Brooklyn and Cheyenne were both shaking their heads before I was done. “If Dad had sent Denver, then yes,” Brooklyn said. “He’d write her off, same as they wrote me off, not worth the trouble. But Harvey’s different.”
“He holds a grudge,” Cheyenne noted.
“Yeah, and he can’t stand losing.” Brooklyn forced a smile. “We’d have been better off to let you hit him on the head with your cane. That he maybe could accept. Instead, he lost to a ten-pound dog, a teen girl, and an elderly lady with a cell phone. I don’t think he’ll leave until he wipes out that memory.” He glanced at Cheyenne. “Which is why you can’t go anywhere without one of us.”
“I understand why, I just hate it. I’m going stir-crazy and there’s only so many times I can scrub the kitchen floor.”
Xandra wandered in and twined around Cheyenne’s ankles. She picked up the cat and hid her face in soft, cream-colored fur. I eyed her hunched shoulders, thinking about how often I’d done the same, losing myself in the comfort of a purring cat. Didn’t make the world go away, though.

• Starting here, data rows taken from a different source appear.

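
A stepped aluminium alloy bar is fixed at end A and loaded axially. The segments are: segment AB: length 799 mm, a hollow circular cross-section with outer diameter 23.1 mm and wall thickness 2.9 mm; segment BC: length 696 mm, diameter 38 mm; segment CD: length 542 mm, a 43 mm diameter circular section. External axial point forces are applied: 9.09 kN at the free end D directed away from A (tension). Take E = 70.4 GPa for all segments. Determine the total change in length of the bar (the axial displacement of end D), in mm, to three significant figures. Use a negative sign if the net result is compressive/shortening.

0.688 mm

Internal axial forces (sectioning from the free end, tension +): N_CD = 9.09 kN, N_BC = 9.09 kN, N_AB = 9.09 kN.
A_AB = 184 mm².
A_BC = 1134 mm².
A_CD = 1452 mm².
δ_AB = 9090·799/(184·70400) = 0.5606 mm
δ_BC = 9090·696/(1134·70400) = 0.07924 mm
δ_CD = 9090·542/(1452·70400) = 0.04819 mm
δ = Σδ_i = 0.688 mm.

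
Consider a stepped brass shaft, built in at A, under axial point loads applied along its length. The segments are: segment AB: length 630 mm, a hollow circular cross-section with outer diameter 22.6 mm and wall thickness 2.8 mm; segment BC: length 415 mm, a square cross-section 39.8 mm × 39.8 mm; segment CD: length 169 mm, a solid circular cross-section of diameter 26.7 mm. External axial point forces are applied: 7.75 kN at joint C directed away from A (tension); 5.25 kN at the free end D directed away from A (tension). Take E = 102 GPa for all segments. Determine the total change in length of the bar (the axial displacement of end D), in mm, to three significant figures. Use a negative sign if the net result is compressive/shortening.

Internal axial forces (sectioning from the free end, tension +): N_CD = 5.25 kN, N_BC = 13 kN, N_AB = 13 kN.
A_AB = 174.2 mm².
A_BC = 1584 mm².
A_CD = 559.9 mm².
δ_AB = 13000·630/(174.2·102000) = 0.461 mm
δ_BC = 13000·415/(1584·102000) = 0.03339 mm
δ_CD = 5250·169/(559.9·102000) = 0.01554 mm
δ = Σδ_i = 0.5099 mm.

0.510 mm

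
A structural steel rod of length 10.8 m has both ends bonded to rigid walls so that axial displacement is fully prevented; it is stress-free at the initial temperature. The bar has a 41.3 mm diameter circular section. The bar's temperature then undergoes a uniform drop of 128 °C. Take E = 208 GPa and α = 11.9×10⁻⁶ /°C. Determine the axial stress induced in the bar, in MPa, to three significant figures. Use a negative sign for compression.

317 MPa

Free thermal expansion αLΔT = 11.9e-6 · 10800 · -128 = -16.45 mm.
The walls impose strain ε = −(-16.45)/10800 = 1.5232e-03; σ = Eε = 208000 · 1.5232e-03 = 316.8 MPa.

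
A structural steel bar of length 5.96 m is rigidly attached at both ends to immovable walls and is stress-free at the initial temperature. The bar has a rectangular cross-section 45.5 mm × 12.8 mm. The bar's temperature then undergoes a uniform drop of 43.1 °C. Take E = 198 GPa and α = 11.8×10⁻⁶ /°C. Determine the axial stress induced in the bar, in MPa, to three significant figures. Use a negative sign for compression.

101 MPa

Free thermal expansion αLΔT = 11.8e-6 · 5960 · -43.1 = -3.031 mm.
The walls impose strain ε = −(-3.031)/5960 = 5.0858e-04; σ = Eε = 198000 · 5.0858e-04 = 100.7 MPa.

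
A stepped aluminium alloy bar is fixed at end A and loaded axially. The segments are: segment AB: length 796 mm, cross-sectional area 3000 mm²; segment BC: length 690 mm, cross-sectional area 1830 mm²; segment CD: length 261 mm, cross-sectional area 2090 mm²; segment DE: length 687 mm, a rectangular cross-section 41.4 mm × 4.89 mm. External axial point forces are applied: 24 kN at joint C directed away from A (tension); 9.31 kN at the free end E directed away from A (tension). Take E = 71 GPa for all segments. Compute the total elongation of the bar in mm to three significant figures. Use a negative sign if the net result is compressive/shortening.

0.763 mm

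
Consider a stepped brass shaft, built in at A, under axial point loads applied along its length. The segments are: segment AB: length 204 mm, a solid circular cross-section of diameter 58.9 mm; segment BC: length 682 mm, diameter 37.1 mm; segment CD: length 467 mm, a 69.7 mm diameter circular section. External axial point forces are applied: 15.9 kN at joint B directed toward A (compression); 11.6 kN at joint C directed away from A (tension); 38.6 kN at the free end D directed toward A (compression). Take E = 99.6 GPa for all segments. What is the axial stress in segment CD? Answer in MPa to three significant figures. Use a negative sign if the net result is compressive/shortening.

-10.1 MPa

Internal axial forces (sectioning from the free end, tension +): N_CD = -38.6 kN, N_BC = -27 kN, N_AB = -42.9 kN.
A_CD = 3816 mm².
σ_CD = N_CD/A_CD = -38600/3816 = -10.12 MPa.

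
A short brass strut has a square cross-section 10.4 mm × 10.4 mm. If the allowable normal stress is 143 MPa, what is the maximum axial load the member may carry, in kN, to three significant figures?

A = 108.2 mm².
P_max = σ_allow · A = 143 · 108.2 = 15470 N = 15.47 kN.

15.5 kN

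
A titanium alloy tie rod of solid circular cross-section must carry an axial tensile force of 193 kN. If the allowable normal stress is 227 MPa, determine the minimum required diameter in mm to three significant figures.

32.9 mm

Required area A ≥ P/σ_allow = 193000/227 = 850.2 mm².
For a solid circular section, d ≥ √(4A/π) = 32.9 mm.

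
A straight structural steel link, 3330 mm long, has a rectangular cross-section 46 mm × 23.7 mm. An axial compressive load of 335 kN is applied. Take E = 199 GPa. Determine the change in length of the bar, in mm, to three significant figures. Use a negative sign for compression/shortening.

-5.14 mm

A = 1090 mm².
δ_mech = NL/(AE) = -335000·3330/(1090·199000) = -5.142 mm.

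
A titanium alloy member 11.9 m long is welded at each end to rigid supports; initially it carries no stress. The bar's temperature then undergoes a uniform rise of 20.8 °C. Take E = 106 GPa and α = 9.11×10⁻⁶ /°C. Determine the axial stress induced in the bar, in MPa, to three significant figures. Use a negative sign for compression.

Free thermal expansion αLΔT = 9.11e-6 · 11900 · 20.8 = 2.255 mm.
The walls impose strain ε = −(2.255)/11900 = -1.8949e-04; σ = Eε = 106000 · -1.8949e-04 = -20.09 MPa.

-20.1 MPa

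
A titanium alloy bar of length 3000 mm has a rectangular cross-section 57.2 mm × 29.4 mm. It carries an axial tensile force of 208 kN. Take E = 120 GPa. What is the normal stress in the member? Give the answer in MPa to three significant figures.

124 MPa

A = 1682 mm².
σ = N/A = 208000/1682 = 123.7 MPa.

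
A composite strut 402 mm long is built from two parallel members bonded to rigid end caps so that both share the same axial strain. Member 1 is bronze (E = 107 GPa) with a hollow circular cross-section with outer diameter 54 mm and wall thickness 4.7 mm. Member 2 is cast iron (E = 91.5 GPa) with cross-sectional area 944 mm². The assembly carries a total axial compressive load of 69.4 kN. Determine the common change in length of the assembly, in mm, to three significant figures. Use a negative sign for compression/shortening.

-0.170 mm

A_1 = 727.9 mm².
Equal strain + equilibrium ⇒ each member carries load in proportion to AE: A₁E₁ = 77890000 N, A₂E₂ = 86380000 N, ΣAE = 164300000 N.
δ = PL/ΣAE = -69400·402/164300000 = -0.1698 mm.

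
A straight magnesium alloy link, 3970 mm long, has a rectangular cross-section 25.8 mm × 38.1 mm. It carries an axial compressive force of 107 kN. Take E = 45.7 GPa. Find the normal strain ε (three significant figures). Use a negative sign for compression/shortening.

-0.00238

A = 983 mm².
σ = N/A = -108.9 MPa; ε = σ/E = -108.9/45700 = -2.382e-03.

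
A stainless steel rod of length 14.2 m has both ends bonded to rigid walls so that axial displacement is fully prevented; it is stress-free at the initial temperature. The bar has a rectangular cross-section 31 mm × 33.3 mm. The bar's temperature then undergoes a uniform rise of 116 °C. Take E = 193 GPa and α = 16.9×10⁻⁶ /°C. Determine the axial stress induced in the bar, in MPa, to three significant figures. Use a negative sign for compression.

-378 MPa

Free thermal expansion αLΔT = 16.9e-6 · 14200 · 116 = 27.84 mm.
The walls impose strain ε = −(27.84)/14200 = -1.9604e-03; σ = Eε = 193000 · -1.9604e-03 = -378.4 MPa.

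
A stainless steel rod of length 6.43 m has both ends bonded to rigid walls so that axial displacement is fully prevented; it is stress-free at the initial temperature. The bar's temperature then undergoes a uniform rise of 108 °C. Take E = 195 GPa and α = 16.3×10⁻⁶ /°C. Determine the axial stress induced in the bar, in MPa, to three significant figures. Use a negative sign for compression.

-343 MPa

Free thermal expansion αLΔT = 16.3e-6 · 6430 · 108 = 11.32 mm.
The walls impose strain ε = −(11.32)/6430 = -1.7604e-03; σ = Eε = 195000 · -1.7604e-03 = -343.3 MPa.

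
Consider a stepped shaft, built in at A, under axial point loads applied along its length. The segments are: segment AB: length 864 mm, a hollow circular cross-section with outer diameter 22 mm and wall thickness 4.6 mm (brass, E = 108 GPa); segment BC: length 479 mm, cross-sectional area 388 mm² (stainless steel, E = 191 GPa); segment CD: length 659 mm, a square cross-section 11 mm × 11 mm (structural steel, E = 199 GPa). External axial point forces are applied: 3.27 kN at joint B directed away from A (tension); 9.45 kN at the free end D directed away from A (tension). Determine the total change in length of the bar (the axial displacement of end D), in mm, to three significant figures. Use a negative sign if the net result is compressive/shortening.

0.724 mm

Internal axial forces (sectioning from the free end, tension +): N_CD = 9.45 kN, N_BC = 9.45 kN, N_AB = 12.72 kN.
A_AB = 251.5 mm².
A_CD = 121 mm².
δ_AB = 12720·864/(251.5·108000) = 0.4047 mm
δ_BC = 9450·479/(388·191000) = 0.06108 mm
δ_CD = 9450·659/(121·199000) = 0.2586 mm
δ = Σδ_i = 0.7244 mm.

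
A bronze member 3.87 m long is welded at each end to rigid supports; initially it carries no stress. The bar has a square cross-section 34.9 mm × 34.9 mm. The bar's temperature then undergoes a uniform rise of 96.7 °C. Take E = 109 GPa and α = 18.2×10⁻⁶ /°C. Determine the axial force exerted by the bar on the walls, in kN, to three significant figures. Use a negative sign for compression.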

How long will this go on? “Harvey has a job and kids, you said? He can’t just hang out here forever.”
Brooklyn shrugged. “No, but…one thing that community’s good for is mutual support. He probably has his mom watching the kids, and his job will wait for him.”
“Maybe you and Cheyenne should go away for a while. Stay with someone else till he has to give up.”
“Stay with whom? I don’t have the friends you do. Anyhow, I can’t take time off from my business. My regulars need care daily. If they have to do daycare somewhere else, even for a week, they might not come back.”
I wanted to offer to run the business while he was away, but the shelter was stretched too thin for me to do both. My phone rang. Neil. Speaking of the shelter. I answered, “Yeah, what’s up?”
“The insurance adjuster’s here with the plumber, looking at where we had that water leak. He has some questions for you, and if you can’t do it now, he says it’ll be a couple of weeks before he’s back this way.”
“Crap. All right. Tell him I’ll be there in twenty. Maybe twenty-five. I’ll need to call for a ride.”
“You got it. Sorry to drag you back in when you just left.” Neil cut the call.
“I can drive you,” Brooklyn offered. “Except no, that leaves Cheyenne home alone.” He hadn’t driven me anywhere since the encounter with Harvey. “Maybe she could drive you and hang out at the shelter, and bring you back.”
“Yeah!” She perked up, setting Xandra on the floor. “I haven’t seen the shelter. That would be cool.”
“You could come too,” I suggested to Brooklyn. “Show her around while I do the boring insurance and plumbing.”
“Sure.”
Cheyenne grinned at him, then her smile slipped. “Can we leave all the babies alone here? What if Harvey comes and tries to kidnap Sadie as a hostage.”
Brooklyn and I glanced at each other. Is Harvey that crazy? I raised an eyebrow and Brooklyn gave me a tiny nod. Well, crap. I suggested, “Ask Roger to keep an eye out?”
“Oh, good thought.”
Brooklyn and I had both liked his other-side-from-Mrs. Bollinger neighbor when Roger came to introduce himself yesterday. He’d apologized for not being around when we’d needed him. He was ex-military, about forty, and he’d heard about the Harvey mess from someone he knew in the sheriff’s department. He’d promised he was keeping an eye out, and swore that Harvey wouldn’t tangle with him. Roger’s air of competence made that sound like more of a fact than a boast.
I said, “We can stop by his place as we head out.”
“Ooh, yeah,” Cheyenne agreed. “Can we go now?”
“Jeans?” I suggested, looking at her bare legs in shorts. “If you want to play with the dogs.”
“Two minutes!” She dashed out of the kitchen, Xandra scampering behind and swatting at Cheyenne’s bare heels in fun.
Brooklyn’s sigh was heavy, and I pulled him into a hug. “You okay? Don’t want to come?”
“No, I do, just not sleeping well.”
Tell me something I don’t know. He’d had nightmares both nights since Harvey’s appearance, ones he didn’t want to recount. I hugged him tighter.
“And I hate that we can’t just settle into living our lives, that Cheyenne still has to be looking over her shoulder. At least when I left home, I was out. I didn’t worry about being dragged back to Dad.”
I kissed his silky hair, since I had no reassurance to offer that wouldn’t sound banal.